ARAUCO breaks ground on mill

Plant expected to open in late 2018

Pictured (l-r) are Gonzalo Zeqers (senior VP of International Business Development), Michigan Governor Rick Snyder, Kelly Shotbolt (ARAUCO president), Jake Elston (VP of Sales and Marketing, Lloyd Hotchkiss (plant manager), and Tex Giddens (project manager)

By Mark Constance

GRAYLING – Michigan Governor Rick Snyder visited the area Wednesday to celebrate the groundbreaking of the new ARAUCO particle board facility, located on Four Mile Road in Grayling Township.

The company plans to have the $400 million plant operational by late 2018.
After a brief luncheon at Forest Dunes, attended by members of the community and ARAUCO officials, Snyder met with the public at the construction side for the groundbreaking. He thanked his staff, Grayling area officials and ARAUCO for their ability to work together to make the project happen.

THE PLANT WILL have full lamination capabilities to support the company’s Prism TFL Decorative Servicing Program. The company produces sustainable forest products produced in nine mills in North American and Grayling will be the 10th. They also have 29 mills in South America. North America comprises 28 percent of the company’s annual revenues.

The facility will be the single largest continuous particle board press in North America. Upon completion, the plant will compliment another ARAUCO facility in Sault Ste. Marie, Ontario
ARAUCO expects to create 250 permanent, full-time jobs, and potentially, an additional 500-700 ancillary positions.

Officials said in an earlier interview the company will be “Buying hardwood, softwoods and all of our raw materials from local sawmills and other area suppliers. We’re also buying chips and will burning tree bark to supply power to the plant . . . A belief we have is that you need a well balanced system. You need to have raw materials and solid processes that lead to a finished panel product, but you have to make sure you can sustain the operation … We utilize the full tree.”

ABOUT 45 PERCENT of the company’s annual production involves dried pulp products, followed by panels (35 percent), rough sawed lumber (17 percent).

The facility will be built on 640 acres of land (almost a square mile), near the “Co-Gen” plant on Four Mile Road. The road will be widened and part of the entrance will include a “buffer zone, blocking the view of most of the facility from the road.

The property originally belonged to the Michigan Department of Natural Resources (DNR), which was willing to sell it to the company at a reduced price after it was designated as a “renaissance” zone.

A “FOREST RENASSIANCE Tax Abatement” was approved by the county and the township. Although the full abatement can run up to 15 years, the state negotiated an agreement wherein the first 12 years the plant will pay no property taxes. The abatement will decrease to 75, 50 and 25 percent in years 13-15, paying full taxes starting in the 16th year.

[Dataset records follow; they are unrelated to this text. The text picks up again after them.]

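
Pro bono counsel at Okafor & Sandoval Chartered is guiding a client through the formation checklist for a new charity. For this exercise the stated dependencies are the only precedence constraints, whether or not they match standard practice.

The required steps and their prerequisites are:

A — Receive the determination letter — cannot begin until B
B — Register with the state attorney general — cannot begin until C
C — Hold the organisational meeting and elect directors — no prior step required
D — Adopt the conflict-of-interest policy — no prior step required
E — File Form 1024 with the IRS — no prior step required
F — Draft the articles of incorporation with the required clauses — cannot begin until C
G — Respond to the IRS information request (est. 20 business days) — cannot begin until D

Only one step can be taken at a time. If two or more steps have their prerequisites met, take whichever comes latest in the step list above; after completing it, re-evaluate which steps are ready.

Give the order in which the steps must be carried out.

Nothing is required for E, D and C. E is listed later → E first.
Now D and C have their prerequisites met. D is listed later, so D next.
G and C are both available; G is listed later → G.
Next only C has its prerequisites met → C.
Ready: F and B. F is listed later → F.
B needed C, now all done → B.
A needed B, now all done → A.

E → D → G → C → F → B → A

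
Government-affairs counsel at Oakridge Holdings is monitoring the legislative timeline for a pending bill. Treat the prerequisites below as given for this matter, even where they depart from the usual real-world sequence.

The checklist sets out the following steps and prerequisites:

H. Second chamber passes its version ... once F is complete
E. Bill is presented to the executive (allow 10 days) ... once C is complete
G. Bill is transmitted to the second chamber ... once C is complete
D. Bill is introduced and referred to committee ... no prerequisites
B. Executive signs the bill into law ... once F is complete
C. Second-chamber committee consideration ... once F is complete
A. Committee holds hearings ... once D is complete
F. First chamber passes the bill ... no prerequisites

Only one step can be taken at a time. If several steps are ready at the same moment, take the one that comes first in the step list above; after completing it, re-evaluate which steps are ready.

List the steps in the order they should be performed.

D A F H B C E G

Nothing is required for D and F. D is listed earlier → D first.
A now also ready, so the ready set is {A, F}; A is listed earlier → A.
F is the only step now ready → F.
H, B and C are all available; H is listed earlier → H.
Ready: B and C. B is listed earlier → B.
Next only C has its prerequisites met → C.
E and G are both available; E is listed earlier → E.
G needed C, now all done → G.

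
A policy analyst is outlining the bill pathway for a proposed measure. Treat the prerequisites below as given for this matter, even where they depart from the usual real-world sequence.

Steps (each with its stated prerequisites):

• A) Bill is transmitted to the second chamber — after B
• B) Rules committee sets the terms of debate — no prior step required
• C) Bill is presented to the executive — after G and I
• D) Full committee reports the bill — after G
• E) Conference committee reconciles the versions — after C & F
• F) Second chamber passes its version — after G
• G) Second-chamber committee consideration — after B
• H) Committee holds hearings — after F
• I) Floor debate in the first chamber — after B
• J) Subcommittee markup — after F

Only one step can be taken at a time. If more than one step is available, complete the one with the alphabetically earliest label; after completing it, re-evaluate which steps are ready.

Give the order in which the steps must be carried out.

Only B has no prerequisites, so it is first.
A, G and I are all available; A has the earlier label → A.
G and I are both available; G has the earlier label → G.
D, F and I are all available; D has the earlier label → D.
F and I are both available; F has the earlier label → F.
H, I and J are all available; H has the earlier label → H.
Ready: I and J. I has the earlier label → I.
Now C and J have their prerequisites met. C has the earlier label, so C next.
E now also ready, so the ready set is {E, J}; E has the earlier label → E.
J needed F, now all done → J.

B → A → G → D → F → H → I → C → E → J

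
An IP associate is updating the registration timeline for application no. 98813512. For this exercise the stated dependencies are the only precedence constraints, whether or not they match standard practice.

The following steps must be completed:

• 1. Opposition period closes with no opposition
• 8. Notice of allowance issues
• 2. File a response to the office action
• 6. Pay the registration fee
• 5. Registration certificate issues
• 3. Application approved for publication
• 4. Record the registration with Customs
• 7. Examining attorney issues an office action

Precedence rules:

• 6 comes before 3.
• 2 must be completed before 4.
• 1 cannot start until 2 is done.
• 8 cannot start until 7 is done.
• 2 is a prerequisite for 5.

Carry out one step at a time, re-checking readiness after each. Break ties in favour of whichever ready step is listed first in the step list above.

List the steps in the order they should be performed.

2, 1, 6, 5, 3, 4, 7, 8

Nothing is required for 2, 6 and 7. 2 is listed earlier → 2 first.
1, 5 and 4 now also ready, so the ready set is {1, 6, 5, 4, 7}; 1 is listed earlier → 1.
6, 5, 4 and 7 are all available; 6 is listed earlier → 6.
Now 5, 3, 4 and 7 have their prerequisites met. 5 is listed earlier, so 5 next.
Now 3, 4 and 7 have their prerequisites met. 3 is listed earlier, so 3 next.
4 and 7 are both available; 4 is listed earlier → 4.
That leaves 7 as the only ready step → 7.
8 needed 7, now all done → 8.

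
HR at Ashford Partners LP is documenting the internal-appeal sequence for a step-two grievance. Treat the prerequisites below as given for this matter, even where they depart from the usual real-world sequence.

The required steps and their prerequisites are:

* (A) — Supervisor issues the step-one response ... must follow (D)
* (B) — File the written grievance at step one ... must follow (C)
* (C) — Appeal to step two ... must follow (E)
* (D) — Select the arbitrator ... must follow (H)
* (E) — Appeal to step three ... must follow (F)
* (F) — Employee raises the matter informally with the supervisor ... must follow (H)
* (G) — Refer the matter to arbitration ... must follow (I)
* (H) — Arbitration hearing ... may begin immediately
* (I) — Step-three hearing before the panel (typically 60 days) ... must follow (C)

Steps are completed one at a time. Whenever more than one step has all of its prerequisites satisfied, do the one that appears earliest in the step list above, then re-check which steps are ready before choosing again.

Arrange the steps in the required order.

(H), (D), (A), (F), (E), (C), (B), (I), (G)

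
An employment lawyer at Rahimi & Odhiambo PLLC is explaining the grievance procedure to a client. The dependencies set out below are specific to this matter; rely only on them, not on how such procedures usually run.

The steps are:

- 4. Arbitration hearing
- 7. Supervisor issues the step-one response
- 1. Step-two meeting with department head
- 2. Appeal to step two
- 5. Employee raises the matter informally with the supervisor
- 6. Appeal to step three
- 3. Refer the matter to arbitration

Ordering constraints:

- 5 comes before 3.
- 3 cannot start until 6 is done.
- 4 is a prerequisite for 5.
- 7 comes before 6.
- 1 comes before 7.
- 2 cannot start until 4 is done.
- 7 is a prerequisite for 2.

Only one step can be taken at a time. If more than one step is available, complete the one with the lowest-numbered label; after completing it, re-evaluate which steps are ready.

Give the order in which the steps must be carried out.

1 and 4 have no prerequisites; 1 has the earlier label, so 1 is first.
4 and 7 are both available; 4 has the earlier label → 4.
5 and 7 are both available; 5 has the earlier label → 5.
Next only 7 has its prerequisites met → 7.
2 and 6 are both available; 2 has the earlier label → 2.
That leaves 6 as the only ready step → 6.
3 needed 5 and 6, now all done → 3.

1, 4, 5, 7, 2, 6, 3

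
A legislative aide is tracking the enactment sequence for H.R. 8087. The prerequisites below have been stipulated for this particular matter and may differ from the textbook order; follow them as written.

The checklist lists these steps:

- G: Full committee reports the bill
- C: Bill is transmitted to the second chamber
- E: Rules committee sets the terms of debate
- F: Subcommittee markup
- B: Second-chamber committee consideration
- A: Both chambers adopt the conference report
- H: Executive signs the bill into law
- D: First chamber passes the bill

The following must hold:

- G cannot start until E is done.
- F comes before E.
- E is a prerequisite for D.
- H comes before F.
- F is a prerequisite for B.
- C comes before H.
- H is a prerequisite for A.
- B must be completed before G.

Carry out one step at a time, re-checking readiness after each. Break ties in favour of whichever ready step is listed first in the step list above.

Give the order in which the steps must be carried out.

C, H, F, E, B, G, A, D

Only C has no prerequisites, so it is first.
Next only H has its prerequisites met → H.
Now F and A have their prerequisites met. F is listed earlier, so F next.
E and B now also ready, so the ready set is {E, B, A}; E is listed earlier → E.
Ready: B, A and D. B is listed earlier → B.
G now also ready, so the ready set is {G, A, D}; G is listed earlier → G.
A and D are both available; A is listed earlier → A.
That leaves D as the only ready step → D.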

The development was made possible in part because of a memorandum between Grayling Township and Beaver Creek Township more than 20 years ago to form a water authority. At the time of the memorandum there was talk of an amusement park locating in the same area.

Officially named the Beaver Creek and Grayling Township Utility Authority, the townships completed a pre-application for a Michigan Economic Development Corporation grant, and qualifies for a United States Department of Agriculture Rural Development loan to help pay for the water and sewer lines.

THE WATER AND SEWER project are expected to cost about $8 million, and will include a road from the plant to the city’s industrial park. The waste water treatment plant, owned by the City of Grayling, will need to be expanded to accommodate any additional businesses that will tap into the lines.

The authority borders expand into the Grayling Township Industrial Development Park. Due to the memorandum, another 1,200 acres of land are available for purchase from the DNR. To that end, Grayling Township, the DNR and the Crawford County Economic Development Authority have combined efforts to take advantage of the expansion by marketing the entire county, on top of the local promotional efforts by the townships and City of Grayling.

While in Grayling, Gov. Snyder also took a tour of Kirtland Community College’s new campus.